Chiara Greganti adalah seorang fisikawan di Universitas Wina.
“Untuk memanfaatkan komputer kuantum masa depan untuk perhitungan kritis, kita memerlukan cara untuk memastikan outputnya benar, bahkan jika kita tidak dapat melakukan perhitungan tersebut dengan cara lain,” kata Greganti.
Komputer Kuantum Memeriksa Satu Sama Lain
Tim ini berusaha mengembangkan dan menerapkan prosedur cross-check yang memungkinkan komputer kuantum untuk memeriksa hasil perhitungan komputer kuantum lainnya. Perangkat ini terkait tetapi secara fundamental berbeda dari satu sama lain.
Martin Ringbauer dari Universitas Innsbruck.
“Kami meminta komputer kuantum yang berbeda untuk melakukan perhitungan yang berbeda dan terlihat acak,” kata Ringbauer. “Apa yang tidak diketahui oleh komputer kuantum adalah bahwa ada koneksi tersembunyi antara perhitungan yang mereka lakukan.”
Tim dapat menghasilkan perhitungan yang berbeda dari sumber yang sama dengan mengandalkan model alternatif komputasi kuantum yang dibangun pada struktur grafik.
“Meskipun hasilnya mungkin terlihat acak dan perhitungannya berbeda, ada beberapa output yang harus sesuai jika perangkat tersebut berfungsi dengan benar,” lanjutnya.
Menerapkan Metode
Tim menerapkan metode ini pada lima komputer kuantum saat ini yang menggunakan empat teknologi perangkat keras yang berbeda:
- Sirkuit superkonduktor
- Ion terperangkap
- Fotonik
- Resonansi magnetik nuklir
Metode ini bekerja pada perangkat keras saat ini dan tidak memerlukan persyaratan khusus.
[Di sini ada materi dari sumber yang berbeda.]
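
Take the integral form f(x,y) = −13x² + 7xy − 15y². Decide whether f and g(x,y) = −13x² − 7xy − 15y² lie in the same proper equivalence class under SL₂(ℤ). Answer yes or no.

D₁ = -731, D₂ = -731
f is negative-definite; reduce −f:
−f: reduced (well bottom): (13,-7,15) with a≤c, −a<b≤a
flip sign back: reduced form of f is (-13,7,-15)
g is negative-definite; reduce −g:
−g: reduced (well bottom): (13,7,15) with a≤c, −a<b≤a
flip sign back: reduced form of g is (-13,-7,-15)
reduced forms (-13, 7, -15) vs (-13, -7, -15) ⇒ inequivalent

no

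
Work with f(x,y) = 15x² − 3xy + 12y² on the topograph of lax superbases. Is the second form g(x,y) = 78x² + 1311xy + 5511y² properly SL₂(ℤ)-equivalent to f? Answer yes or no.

D₁ = -711, D₂ = -711
f: flip: (15,-3,12)→(12,3,15)
f: reduced (well bottom): (12,3,15) with a≤c, −a<b≤a
g: translate: b→63 (≡1311 mod 156), so (78,1311,5511)→(78,63,15)
g: flip: (78,63,15)→(15,-63,78)
g: translate: b→-3 (≡-63 mod 30), so (15,-63,78)→(15,-3,12)
g: flip: (15,-3,12)→(12,3,15)
g: reduced (well bottom): (12,3,15) with a≤c, −a<b≤a
reduced forms (12, 3, 15) vs (12, 3, 15) ⇒ equivalent

yes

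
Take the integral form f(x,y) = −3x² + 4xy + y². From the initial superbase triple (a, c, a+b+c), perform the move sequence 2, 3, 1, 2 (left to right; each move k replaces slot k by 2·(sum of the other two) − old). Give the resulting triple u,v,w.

start (-3,1,2) = (f(1,0),f(0,1),f(1,1))
replace slot 2: 2·((-3)+2) − 1 = -3 → (-3,-3,2)
replace slot 3: 2·((-3)+(-3)) − 2 = -14 → (-3,-3,-14)
replace slot 1: 2·((-3)+(-14)) − (-3) = -31 → (-31,-3,-14)
replace slot 2: 2·((-31)+(-14)) − (-3) = -87 → (-31,-87,-14)

-31,-87,-14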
Tim juga menunjukkan bahwa teknik ini dapat digunakan untuk memeriksa perangkat tunggal terhadap dirinya sendiri. Dua hasil hanya sesuai jika keduanya benar, dan ini karena perhitungannya sangat berbeda.
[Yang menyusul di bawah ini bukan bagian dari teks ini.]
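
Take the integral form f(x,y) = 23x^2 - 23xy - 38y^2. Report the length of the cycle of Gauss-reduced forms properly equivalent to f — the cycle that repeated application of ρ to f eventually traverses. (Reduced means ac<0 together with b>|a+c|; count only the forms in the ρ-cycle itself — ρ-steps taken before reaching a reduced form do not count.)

D = 4025, ⌊√D⌋ = 63
descent: ρ → (-38,23,23)  [lands on river]
river: ρ → (23,23,-38)
river: ρ → (-38,53,8)
river: ρ → (8,59,-17)
river: ρ → (-17,43,32)
river: ρ → (32,21,-28)
river: ρ → (-28,35,25)
river: ρ → (25,15,-38)
river: ρ → (-38,61,2)
river: ρ → (2,63,-7)
river: ρ → (-7,63,2)
river: ρ → (2,61,-38)
river: ρ → (-38,15,25)
river: ρ → (25,35,-28)
river: ρ → (-28,21,32)
river: ρ → (32,43,-17)
river: ρ → (-17,59,8)
river: ρ → (8,53,-38)
ρ-cycle length = 18 (tail of 1 descent step not counted)

18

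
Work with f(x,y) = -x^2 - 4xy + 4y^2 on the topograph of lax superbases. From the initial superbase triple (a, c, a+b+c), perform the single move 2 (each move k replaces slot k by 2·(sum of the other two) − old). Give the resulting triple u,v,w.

start (-1,4,-1) = (f(1,0),f(0,1),f(1,1))
replace slot 2: 2·((-1)+(-1)) − 4 = -8 → (-1,-8,-1)

-1,-8,-1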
Teknik baru ini juga tidak memerlukan peneliti untuk melihat hasil perhitungan secara penuh, yang sering kali memakan waktu.
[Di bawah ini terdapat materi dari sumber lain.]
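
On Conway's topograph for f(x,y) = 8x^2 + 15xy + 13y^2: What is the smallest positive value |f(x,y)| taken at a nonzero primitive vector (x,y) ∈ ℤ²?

translate: b→-1 (≡15 mod 16), so (8,15,13)→(8,-1,6)
flip: (8,-1,6)→(6,1,8)
reduced (well bottom): (6,1,8) with a≤c, −a<b≤a
well minimum = a = 6

6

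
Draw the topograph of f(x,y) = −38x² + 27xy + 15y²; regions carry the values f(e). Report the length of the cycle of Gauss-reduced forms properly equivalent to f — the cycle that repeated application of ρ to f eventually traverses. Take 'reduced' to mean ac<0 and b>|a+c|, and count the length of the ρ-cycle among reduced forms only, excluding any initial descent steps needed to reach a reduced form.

D = 3009, ⌊√D⌋ = 54
river: ρ → (15,33,-32)
river: ρ → (-32,31,16)
river: ρ → (16,33,-30)
river: ρ → (-30,27,19)
river: ρ → (19,49,-8)
river: ρ → (-8,47,25)
river: ρ → (25,53,-2)
river: ρ → (-2,51,51)
river: ρ → (51,51,-2)
river: ρ → (-2,53,25)
river: ρ → (25,47,-8)
river: ρ → (-8,49,19)
river: ρ → (19,27,-30)
river: ρ → (-30,33,16)
river: ρ → (16,31,-32)
river: ρ → (-32,33,15)
river: ρ → (15,27,-38)
river: ρ → (-38,49,4)
river: ρ → (4,47,-50)
river: ρ → (-50,53,1)
river: ρ → (1,53,-50)
river: ρ → (-50,47,4)
river: ρ → (4,49,-38)
river: ρ → (-38,27,15)
ρ-cycle length = 24 (tail of 0 descent steps not counted)

24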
Tommaso Demarie dari Entropica Labs di Singapura.
Cukup untuk memeriksa seberapa sering perangkat yang berbeda sesuai untuk kasus-kasus di mana mereka seharusnya, yang dapat dilakukan bahkan untuk komputer kuantum yang sangat besar,” kata Demarie.
Teknik baru ini sangat penting karena komputer kuantum menjadi semakin tersedia, sehingga dapat membantu memastikan perangkat tersebut melakukan apa yang seharusnya mereka lakukan.
Tim yang bekerja pada teknik ini terdiri dari peneliti universitas dan ahli industri komputasi kuantum dari beberapa perusahaan.
Joe Fitzsimons dari Horizon Quantum Computing di Singapura.
“Kolaborasi erat antara akademisi dan industri ini yang membuat makalah ini unik dari perspektif sosiologis,” kata Fitzsimons. “Sementara ada pergeseran progresif dengan beberapa peneliti yang pindah ke perusahaan, mereka tetap berkontribusi pada upaya bersama untuk membuat komputasi kuantum dapat diandalkan dan berguna.”